A guide to Kolkata (Calcutta), West Bengal and Bengali culture.

Chitrakoot presents an exhibition of paintings by Arindam Chatterjee, Chhatrapati Dutta, Amitava Dhar & Partha Shaw from 26th November to 5th December, 2007.

The four artists mounted here represent the dominant trend in late 20th century Bengal art, namely, abstraction. Till the 70s abstraction kept a low profile in the works of the artists, senior or young.


Amitava Dhar's Painting
Amitava Dhar, however, is one of those few dedicated abstractionists who have painted nothing but abstract since the early 80s. But gradually his images began to include shapes and form not identifiable but strongly suggestive of hairy animals and parts of limbs. The result is intriguing and evocative.

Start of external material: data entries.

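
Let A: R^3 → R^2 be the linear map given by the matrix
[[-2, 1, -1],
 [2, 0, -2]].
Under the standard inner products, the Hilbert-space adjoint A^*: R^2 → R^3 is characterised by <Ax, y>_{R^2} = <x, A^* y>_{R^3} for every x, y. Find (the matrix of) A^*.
A^* = A^T =
[[-2, 2],
 [1, 0],
 [-1, -2]]

For real matrices with standard dot products, the defining identity <Ax, y> = <x, A^* y> gives (Ax)^T y = x^T (A^*) y, i.e. x^T A^T y = x^T (A^*) y. Since this holds for all x, y, we must have A^* = A^T. Therefore
A^* =
[[-2, 2],
 [1, 0],
 [-1, -2]].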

Arindam Chatterjee's Painting
Arindam Chatterjee, the youngest of them, turns out large painterly abstract canvases in which lines textures tones and spaces enact a complex interplay of layered moods and meanings. His recent frames on show sporting darker shades of brown and gray and partly streaked with arterial strokes of black exude a feel of mystic solemnity.


Partha Shaw's Painting
Partha Shaw’s works on paper with sharp-edged shapes embedded in flat colour spaces seem fresh variations on Suprematist abstraction. His strong point, of course, is colour, which he handles with a good deal of aplomb.


Chhatrapati Dutta's Painting
Chhatrapati Dutta stands out among the rest as a tireless innovator in terms of formal ideas and technique, responding creatively to a wide range of updates coming his way from the post-60s West, re-orienting the figurative idiom to almost non-semantic impact.